The British press are running around the Westminster Village as hyper as alley cats on viagra. When will Gordon Brown go? Will new home secretary Alan Johnson deliver the killer blow? (By all accounts, he delivered the post extremely well) Will David Miliband emerge as the new wunderkind? Will Jack Straw make a last ditch bid for the crown before he gets put out to pasture? Will Brown still be in Number Ten by the time I finish writing this blog? Wait a minute, I can't wait...I'm going to check right now...
I jest. I can never get excited about leadership contests. I find the process enervating because I don't see politics as a contest of preferment between personalities, as some people evidently do, but as a battle of ideas. That's not to say personalities don't make a difference. Of course they do. But within the same party the difference is negligible. It's fun to speculate but I suspect for the British equivalent of Joe the Plumber it's not very relevant. It may captivate the likes of Matthew Parris but not me. You see, in the end, policies triumph over personalities.
Examples: When Ted Heath first became opposition leader back in 1965, the media was full of perennial speculation that he simply wasn't popular enough to be prime minister. In those days there was a subliminal message that the press wouldn't have dared articulate in the way they might now. Fundamentally - can a lifelong bachelor ever win over ordinary voters? Was he a closet homosexual? That lay behind the whispering campaign against Heath. Yet he defeated Harold Wilson by a wide margin in 1970.

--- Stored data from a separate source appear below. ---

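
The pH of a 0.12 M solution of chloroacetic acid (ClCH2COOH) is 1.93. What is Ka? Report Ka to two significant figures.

[H+] = 10^(-1.93) = 1.17 × 10^-2 M
At equilibrium [HA] = 0.12 − 1.17 × 10^-2 = 1.08 × 10^-1 M
Ka = [H+][A-]/[HA] = (1.17 × 10^-2)² / 1.08 × 10^-1 = 1.3 × 10^-3

Ka = 1.3 × 10^-3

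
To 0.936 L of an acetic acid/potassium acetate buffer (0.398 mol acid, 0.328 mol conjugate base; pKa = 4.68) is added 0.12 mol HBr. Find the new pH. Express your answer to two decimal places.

Added H+ converts CH3COO- to CH3COOH: CH3COOH → 0.518 mol, CH3COO- → 0.208 mol.
pH = pKa + log([A⁻]/[HA]) = 4.68 + log(0.208/0.518) = 4.68 -0.396

pH = 4.28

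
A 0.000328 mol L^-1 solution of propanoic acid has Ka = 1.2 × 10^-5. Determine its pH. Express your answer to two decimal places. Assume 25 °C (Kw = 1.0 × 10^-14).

pH = 4.24

CH3CH2COOH ⇌ CH3CH2COO- + H+
Ka = [H+]²/(0.000328 − [H+]) = 1.2 × 10^-5
Here C₀/Ka ≈ 27.3, so the small-[H+] approximation fails. Use the quadratic:
[H+] = [−1.2e-05 + √(1.2e-05² + 1.57e-08)]/2 = 5.70 × 10^-5 M
pH = −log(5.70 × 10^-5) = 4.24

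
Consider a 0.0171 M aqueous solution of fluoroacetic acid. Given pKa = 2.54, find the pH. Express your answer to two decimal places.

pH = 2.24

FCH2COOH ⇌ FCH2COO- + H+
Ka = 10^(−2.54) = 2.88 × 10^-3
Let x = [H+] at equilibrium. Ka = x²/(0.0171 − x).
Here C₀/Ka ≈ 5.94, so the small-x approximation fails. Use the quadratic:
x = [−0.00288 + √(0.00288² + 0.000197)]/2 = 5.72 × 10^-3 M
pH = −log(5.72 × 10^-3) = 2.24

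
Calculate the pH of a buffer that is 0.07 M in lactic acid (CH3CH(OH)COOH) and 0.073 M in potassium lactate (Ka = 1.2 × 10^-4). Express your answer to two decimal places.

pKa = −log(1.2 × 10^-4) = 3.921
Henderson–Hasselbalch: pH = pKa + log([CH3CH(OH)COO-]/[CH3CH(OH)COOH]) = 3.921 + log(0.073/0.07)
pH = 3.921 + (+0.018) = 3.94

pH = 3.94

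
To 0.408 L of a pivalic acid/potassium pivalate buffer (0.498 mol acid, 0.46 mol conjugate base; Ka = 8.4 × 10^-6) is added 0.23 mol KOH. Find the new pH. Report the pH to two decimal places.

pH = 5.49

OH- converts (CH3)3CCOOH to (CH3)3CCOO-: (CH3)3CCOOH → 0.268 mol, (CH3)3CCOO- → 0.69 mol.
pKa = −log(8.4 × 10^-6) = 5.076
pH = pKa + log(n_(CH3)3CCOO-/n_(CH3)3CCOOH) = 5.076 + log(0.69/0.268) = 5.076 + (+0.411)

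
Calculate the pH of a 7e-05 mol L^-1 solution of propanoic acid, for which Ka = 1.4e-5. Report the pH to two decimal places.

CH3CH2COOH ⇌ CH3CH2COO- + H+
From the ICE table, Ka = [H+]²/(7e-05 − [H+]) = 1.4 × 10^-5.
[H+] is not negligible relative to C₀; solve [H+]² + 1.4e-05·[H+] − 9.8e-10 = 0.
[H+] = (−Ka + √(Ka² + 4·Ka·C₀))/2 = 2.51 × 10^-5 M
pH = −log(2.51 × 10^-5) = 4.60

pH = 4.60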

Wilson had no such problems. He was popular with the public even when Britain was ravaged by strikes and industrial unrest. In the later days of his premiership the tongues wagged a bit about his intake of brandy but the comments were muted.
Margaret Thatcher endured several years of speculation that the electorate simply wouldn't vote in a suburban housewife - the Finchley fishwife - with a cut glass accent. When Thatcher was elected leader of the opposition in 1975 Jim Callaghan (then foreign secretary) said "we've just won the next election" Talking of 'Sunny Jim', many observers also assumed that because he was a popular leader he would defeat Thatcher in 1979. You know the rest.
I refer to this history because at the end of the day Labour can't assume that a rapid execution will solve its problems. I have said before that I believe the establishment is dangerously out of touch with the public mood. It's the policies that need to change. And here is the beginning of my manifesto:
1. The immediate return of capital punishment for premeditated murder and other, particularly violent, offences.
2. Give people the right to bear arms and weapons. When weapons are outlawed, only the outlaws carry them.
3. Class sizes reduced to a maximum of 20 places. Spending shortfalls to be funded by increased taxes on city fatcats.
4. Non-violent offences served in the community. Prisons are overcrowded anyway. Note that this would NOT be a soft option but involve supervised hard labour.
5. Abolition of the royal family and hereditary privilege. Deference and servility breed ridiculous snobbery and envy. That's part of the British disease.
6. University degrees to be marked by percentage attainment. 2:1s or 2:2s are now so widepsread as to be meaningless. We are breeding graduates who think that Churchill is an advert for car insurance. Employers need to be able to distinguish between the mediocre and the talented. The only way is to present a detailed breakdown of examination results.
7. Abolition of Eastenders. This coarse and filthy sensationalised soap has done more damage to viewers' brains than any other programme I can think of. Substitute this garbage with intelligent drama.
Now, which politician is willing to champion this agenda. He or she will get my vote... Can you deliver this message to Gordon, Alan? You are the postman, after all.